Intervention de Fleur Pellerin

Réunion du 28 novembre 2015 à 14h30
Loi de finances pour 2016 — Culture

Fleur Pellerin :

Depuis 2012, il avait fait de l’Odéon-Théâtre de l’Europe l’un des creusets les plus vibrants, les plus brûlants de la création contemporaine, en y transposant l’esprit qui avait fait les beaux jours de la Schaubühne ou des Wiener Festwochen, qu’il avait magnifiquement dirigées.

Nombre de ses spectacles – Sylvie Robert en a rappelé certains – nous ont marqués : Ivanov, les Fausses Confidences, le Retour ou Tartuffe à l’Odéon, mais aussi, plus éloignées, ses mises en scène historiques comme Terre étrangère, à Nanterre, en 1984.

En cet instant, j’ai une pensée pour sa femme, Marie-Louise, ses enfants, sa famille, pour le personnel du théâtre national de l’Odéon, qui est bouleversé. Je veux dire la tristesse qui nous étreint et leur présente – en mon nom, mais également, je n’en doute pas, en votre nom – mes plus sincères condoléances.

Monsieur le président, madame la présidente de la commission des finances, madame la présidente de la commission de la culture, messieurs les rapporteurs, mesdames, messieurs les sénateurs, permettez-moi de vous remercier avant toute chose pour la très grande qualité de vos prises de parole. Je vais m’efforcer de répondre à mon tour aux interrogations que vous avez formulées.

Chacun mesure, je le sais, la gravité des circonstances dans lesquelles il vous revient d’examiner le projet de budget de mon ministère pour l’année 2016. Vous y avez tous fait référence.

Hier, la Nation tout entière a rendu hommage à celles et ceux qui ont perdu la vie dans les attentats du 13 novembre.

Ces femmes et ces hommes, qui étaient la jeunesse de France, ont été assassinés alors qu’ils prenaient part à la vie culturelle de notre pays, à ces moments de joie, de liberté, de partage, d’émotion, de convivialité qui donnent de l’épaisseur à notre existence et nous rassemblent par-dessus tout. C’est aussi cet esprit que les terroristes ont voulu abattre. Ils n’y sont pas parvenus, et je crois qu’ils n’y parviendront pas.

La France, en effet, est déterminée à combattre les fanatiques qui ont ordonné et perpétré ces attentats, tout comme l’obscurantisme qui les a inspirés. Ce combat s’incarne aussi, et surtout, dans la culture.

Plus que jamais, la France doit demeurer cette terre de création qu’elle veut être, et n’a jamais cessé d’être.

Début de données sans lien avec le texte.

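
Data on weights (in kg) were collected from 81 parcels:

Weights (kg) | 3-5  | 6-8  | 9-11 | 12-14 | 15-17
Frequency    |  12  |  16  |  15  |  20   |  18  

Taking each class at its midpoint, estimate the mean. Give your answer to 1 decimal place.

10.6

Midpoints: 4, 7, 10, 13, 16
Σfm = 12×4 + 16×7 + 15×10 + 20×13 + 18×16 = 858
n = Σf = 81
Mean = 858 / 81 = 10.5926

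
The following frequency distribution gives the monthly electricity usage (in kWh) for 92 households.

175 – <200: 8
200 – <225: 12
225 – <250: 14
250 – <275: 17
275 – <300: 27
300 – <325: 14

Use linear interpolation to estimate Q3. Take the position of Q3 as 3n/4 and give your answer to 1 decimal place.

291.7

Cumulative frequencies: 8, 20, 34, 51, 78, 92
n = 92; position = 3n/4 = 69.
This falls in the class 275 – <300: L = 275, F = 51, f = 27, h = 25.
Upper quartile ≈ 275 + ((69 − 51) / 27) × 25 = 291.6667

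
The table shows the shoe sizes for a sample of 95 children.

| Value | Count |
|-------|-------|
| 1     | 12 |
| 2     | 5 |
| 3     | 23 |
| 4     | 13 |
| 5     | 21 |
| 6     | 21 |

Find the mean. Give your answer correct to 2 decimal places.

3.94

Values: 1, 2, 3, 4, 5, 6
Σfx = 12×1 + 5×2 + 23×3 + 13×4 + 21×5 + 21×6 = 374
n = Σf = 95
Mean = 374 / 95 = 3.9368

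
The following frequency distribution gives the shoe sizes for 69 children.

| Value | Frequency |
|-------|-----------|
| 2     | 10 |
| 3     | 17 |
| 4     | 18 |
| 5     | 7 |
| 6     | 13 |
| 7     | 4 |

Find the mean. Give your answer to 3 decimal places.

Values: 2, 3, 4, 5, 6, 7
Σfx = 10×2 + 17×3 + 18×4 + 7×5 + 13×6 + 4×7 = 284
n = Σf = 69
Mean = 284 / 69 = 4.1159

4.116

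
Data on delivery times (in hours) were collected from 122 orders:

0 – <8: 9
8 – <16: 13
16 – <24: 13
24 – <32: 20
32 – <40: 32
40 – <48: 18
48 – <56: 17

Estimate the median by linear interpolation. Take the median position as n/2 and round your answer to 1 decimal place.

33.5

Cumulative frequencies: 9, 22, 35, 55, 87, 105, 122
n = 122; position = n/2 = 61.
This falls in the class 32 – <40: L = 32, F = 55, f = 32, h = 8.
Median ≈ 32 + ((61 − 55) / 32) × 8 = 33.5000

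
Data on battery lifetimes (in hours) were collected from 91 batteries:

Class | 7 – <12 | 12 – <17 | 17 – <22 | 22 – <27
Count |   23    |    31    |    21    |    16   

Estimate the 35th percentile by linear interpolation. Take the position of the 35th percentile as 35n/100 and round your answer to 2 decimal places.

13.43

Cumulative frequencies: 23, 54, 75, 91
n = 91; position = 35n/100 = 31.85.
This falls in the class 12 – <17: L = 12, F = 23, f = 31, h = 5.
35th percentile ≈ 12 + ((31.85 − 23) / 31) × 5 = 13.4274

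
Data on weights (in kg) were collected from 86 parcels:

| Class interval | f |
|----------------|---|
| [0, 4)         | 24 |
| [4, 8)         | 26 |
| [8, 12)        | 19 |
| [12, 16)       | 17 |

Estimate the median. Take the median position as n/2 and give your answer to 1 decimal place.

Cumulative frequencies: 24, 50, 69, 86
n = 86; position = n/2 = 43.
This falls in the class [4, 8): L = 4, F = 24, f = 26, h = 4.
Median ≈ 4 + ((43 − 24) / 26) × 4 = 6.9231

6.9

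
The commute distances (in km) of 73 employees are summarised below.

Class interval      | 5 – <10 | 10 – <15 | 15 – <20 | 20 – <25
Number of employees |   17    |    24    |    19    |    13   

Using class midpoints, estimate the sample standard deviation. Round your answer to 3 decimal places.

5.179

Midpoints: 7.5, 12.5, 17.5, 22.5
n = 73, Σfm = 1052.5, mean = 14.4178
Σfm² = 17106.25
Σf(m − x̄)² = Σfm² − (Σfm)²/n = 17106.25 − 1052.5²/73 = 1931.5068
Sample variance = 1931.5068 / 72 = 26.8265
Standard deviation = √26.8265 = 5.1794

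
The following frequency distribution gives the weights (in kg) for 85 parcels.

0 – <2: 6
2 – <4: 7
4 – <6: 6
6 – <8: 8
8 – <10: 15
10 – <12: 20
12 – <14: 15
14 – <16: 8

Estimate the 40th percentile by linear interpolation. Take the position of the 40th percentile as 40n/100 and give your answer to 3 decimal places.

Cumulative frequencies: 6, 13, 19, 27, 42, 62, 77, 85
n = 85; position = 40n/100 = 34.
This falls in the class 8 – <10: L = 8, F = 27, f = 15, h = 2.
40th percentile ≈ 8 + ((34 − 27) / 15) × 2 = 8.9333

8.933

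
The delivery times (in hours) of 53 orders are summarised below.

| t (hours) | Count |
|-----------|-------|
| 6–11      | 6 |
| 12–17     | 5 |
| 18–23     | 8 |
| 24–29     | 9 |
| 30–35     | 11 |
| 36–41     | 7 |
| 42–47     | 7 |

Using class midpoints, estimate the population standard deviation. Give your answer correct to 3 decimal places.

Midpoints: 8.5, 14.5, 20.5, 26.5, 32.5, 38.5, 44.5
n = 53, Σfm = 1464.5, mean = 27.6321
Σfm² = 47023.25
Σf(m − x̄)² = Σfm² − (Σfm)²/n = 47023.25 − 1464.5²/53 = 6556.0755
Population variance = 6556.0755 / 53 = 123.6995
Standard deviation = √123.6995 = 11.1220

11.122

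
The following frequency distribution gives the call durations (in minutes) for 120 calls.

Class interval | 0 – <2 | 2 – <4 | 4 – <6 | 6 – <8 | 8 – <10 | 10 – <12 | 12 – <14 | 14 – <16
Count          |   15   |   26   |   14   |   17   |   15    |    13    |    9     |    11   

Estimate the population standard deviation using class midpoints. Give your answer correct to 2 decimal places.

Midpoints: 1, 3, 5, 7, 9, 11, 13, 15
n = 120, Σfm = 842, mean = 7.0167
Σfm² = 8216
Σf(m − x̄)² = Σfm² − (Σfm)²/n = 8216 − 842²/120 = 2307.9667
Population variance = 2307.9667 / 120 = 19.2331
Standard deviation = √19.2331 = 4.3856

4.39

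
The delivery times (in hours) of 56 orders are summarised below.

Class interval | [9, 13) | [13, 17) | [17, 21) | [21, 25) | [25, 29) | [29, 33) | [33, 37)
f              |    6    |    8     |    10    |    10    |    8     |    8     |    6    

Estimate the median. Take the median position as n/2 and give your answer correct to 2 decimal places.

Cumulative frequencies: 6, 14, 24, 34, 42, 50, 56
n = 56; position = n/2 = 28.
This falls in the class [21, 25): L = 21, F = 24, f = 10, h = 4.
Median ≈ 21 + ((28 − 24) / 10) × 4 = 22.6000

22.60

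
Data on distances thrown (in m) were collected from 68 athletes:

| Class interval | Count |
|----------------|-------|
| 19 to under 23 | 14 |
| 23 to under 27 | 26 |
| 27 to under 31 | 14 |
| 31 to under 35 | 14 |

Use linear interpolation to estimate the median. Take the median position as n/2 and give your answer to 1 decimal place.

Cumulative frequencies: 14, 40, 54, 68
n = 68; position = n/2 = 34.
This falls in the class 23 to under 27: L = 23, F = 14, f = 26, h = 4.
Median ≈ 23 + ((34 − 14) / 26) × 4 = 26.0769

26.1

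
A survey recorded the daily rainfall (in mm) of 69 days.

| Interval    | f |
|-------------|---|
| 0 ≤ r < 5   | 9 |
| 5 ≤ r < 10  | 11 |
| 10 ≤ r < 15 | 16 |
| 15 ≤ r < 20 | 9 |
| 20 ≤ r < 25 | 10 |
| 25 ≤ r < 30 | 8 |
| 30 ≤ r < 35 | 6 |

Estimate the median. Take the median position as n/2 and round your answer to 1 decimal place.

14.5

Cumulative frequencies: 9, 20, 36, 45, 55, 63, 69
n = 69; position = n/2 = 34.5.
This falls in the class 10 ≤ r < 15: L = 10, F = 20, f = 16, h = 5.
Median ≈ 10 + ((34.5 − 20) / 16) × 5 = 14.5312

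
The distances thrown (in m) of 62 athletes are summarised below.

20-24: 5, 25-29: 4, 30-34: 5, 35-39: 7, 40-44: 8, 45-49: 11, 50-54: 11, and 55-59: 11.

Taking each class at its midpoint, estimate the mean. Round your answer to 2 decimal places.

43.37

Midpoints: 22, 27, 32, 37, 42, 47, 52, 57
Σfm = 5×22 + 4×27 + 5×32 + 7×37 + 8×42 + 11×47 + 11×52 + 11×57 = 2689
n = Σf = 62
Mean = 2689 / 62 = 43.3710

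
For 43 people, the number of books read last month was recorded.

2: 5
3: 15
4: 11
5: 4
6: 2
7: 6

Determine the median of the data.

Cumulative frequencies: 5, 20, 31, 35, 37, 43
n = 43, so the median is the value in position (n+1)/2 = 22.
Position 22 falls at value 4.

4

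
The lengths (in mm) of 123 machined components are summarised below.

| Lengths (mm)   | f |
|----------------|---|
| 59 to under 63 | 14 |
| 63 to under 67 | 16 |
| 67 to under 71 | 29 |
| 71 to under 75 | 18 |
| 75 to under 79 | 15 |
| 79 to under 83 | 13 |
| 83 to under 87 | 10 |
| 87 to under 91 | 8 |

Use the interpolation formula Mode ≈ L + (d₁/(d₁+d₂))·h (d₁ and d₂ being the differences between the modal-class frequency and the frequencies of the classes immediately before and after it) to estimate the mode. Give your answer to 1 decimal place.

Modal class: 67 to under 71 (highest frequency 29).
d₁ = 29 − 16 = 13, d₂ = 29 − 18 = 11
Mode ≈ 67 + (13/(13+11)) × 4 = 67 + 2.1667 = 69.1667

69.2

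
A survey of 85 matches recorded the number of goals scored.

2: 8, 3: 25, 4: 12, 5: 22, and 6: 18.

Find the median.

Cumulative frequencies: 8, 33, 45, 67, 85
n = 85, so the median is the value in position (n+1)/2 = 43.
Position 43 falls at value 4.

4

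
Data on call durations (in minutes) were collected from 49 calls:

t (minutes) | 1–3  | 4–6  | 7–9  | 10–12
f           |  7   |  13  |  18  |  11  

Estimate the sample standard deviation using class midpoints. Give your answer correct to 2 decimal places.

Midpoints: 2, 5, 8, 11
n = 49, Σfm = 344, mean = 7.0204
Σfm² = 2836
Σf(m − x̄)² = Σfm² − (Σfm)²/n = 2836 − 344²/49 = 420.9796
Sample variance = 420.9796 / 48 = 8.7704
Standard deviation = √8.7704 = 2.9615

2.96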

Au fanatisme, nous opposerons donc toujours plus de spectacles, toujours plus de musique, de films ou de livres, toujours plus de diversité, toujours plus de renouvellement créatif.

Plus que jamais, la culture doit être accessible à tous. Auprès de ceux qui se vivent loin de la vie culturelle, mais n’aspirent qu’à y participer, nous devons faire venir la culture.

C’est grâce à une vie culturelle toujours plus riche, plus intense, plus diverse, toujours plus créative et ouverte, que nous pourrons opposer, à ceux qui s’en prennent à la France, un pays toujours plus uni et des citoyens toujours plus libres. Telle est la conviction du Gouvernement, conviction que traduit concrètement ce projet de loi de finances pour 2016.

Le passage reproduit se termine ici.